Contribuir para uma intuição de caridade assemelha-se à contribuição para um bem comum. Temos utilidade se a instituição receber mais dinheiro, e derivamos utilidade por contribuir, por fazer a diferença. Um avião com mais gente significa, à partida, que a instituição poderá recolher muito mais, sendo que isso nos deixa satisfeitos e a pensar que não precisamos de contribuir nós próprios. Ou seja, contamos com os outros… Além disso, a minha contribuição, no meio de muitas, fará menos a diferença (semelhante ao argumento "um voto em muitos") e o prazer que dela retiro menor também. Com isto, não mais me é evidente quais as forças em questão e não sei à partida se a recolha será menor ou maior.

Aterro e contacto a Lufthansa para obter dados sobre donativos que me permitissem ter uma resposta.
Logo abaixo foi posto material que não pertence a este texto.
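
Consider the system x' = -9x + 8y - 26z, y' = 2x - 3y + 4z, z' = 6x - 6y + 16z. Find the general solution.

Coefficient matrix A = [[-9, 8, -26], [2, -3, 4], [6, -6, 16]].
det(A - λI) = 0 gives eigenvalues λ = 1, -1, 4.
For λ=1: eigenvector (6,1,-2).
For λ=-1: eigenvector (1,1,0).
For λ=4: eigenvector (-2,0,1).
General solution: C_1e^(t)(6,1,-2) + C_2e^(-t)(1,1,0) + C_3e^(4t)(-2,0,1).

x(t) = 6C_1e^(t) + C_2e^(-t) - 2C_3e^(4t), y(t) = C_1e^(t) + C_2e^(-t), z(t) = -2C_1e^(t) + C_3e^(4t)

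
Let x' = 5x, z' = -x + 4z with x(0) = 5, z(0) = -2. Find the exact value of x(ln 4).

A = [[5,0],[-1,4]]; eigenvalues λ = 4, 5.
Eigenvectors: (0,1) for λ=4, (1,-1) for λ=5.
From the initial condition, c_1 = 3, c_2 = 5.
x(ln 4) = (3)(4^4)(0) + (5)(4^5)(1) = 5120.

5120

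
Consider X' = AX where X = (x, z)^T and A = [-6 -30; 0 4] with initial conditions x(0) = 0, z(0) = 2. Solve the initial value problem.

x(t) = -6e^(4t) + 6e^(-6t), z(t) = 2e^(4t)

Coefficient matrix A = [[-6, -30], [0, 4]].
Characteristic polynomial det(A - λI) = λ^2 + 2λ - 24 = 0.
Eigenvalues λ = 4, -6.
For λ=4: (A-λI) row 1 is [-10, -30], so an eigenvector is (3, -1).
For λ=-6: (A-λI) row 1 is [0, -30], so an eigenvector is (1, 0).
General solution: C_1e^(4t)(3,-1) + C_2e^(-6t)(1,0).
Applying x(0)=0, z(0)=2 gives C_1=-2, C_2=6.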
Mas a resposta que recebo é que o registo da informação que necessito não é feito. Sigo viagem para Londres, desta feita a pensar no quanto as empresas e instituições em geral deixam de aprender por simplesmente não recolherem informação ou por não estarem disponíveis para experiências. E muitas vezes as estratégias são implementadas apenas com base em intuições, que valem o que valem sem informação objectiva, e frequentemente se prova estarem erradas.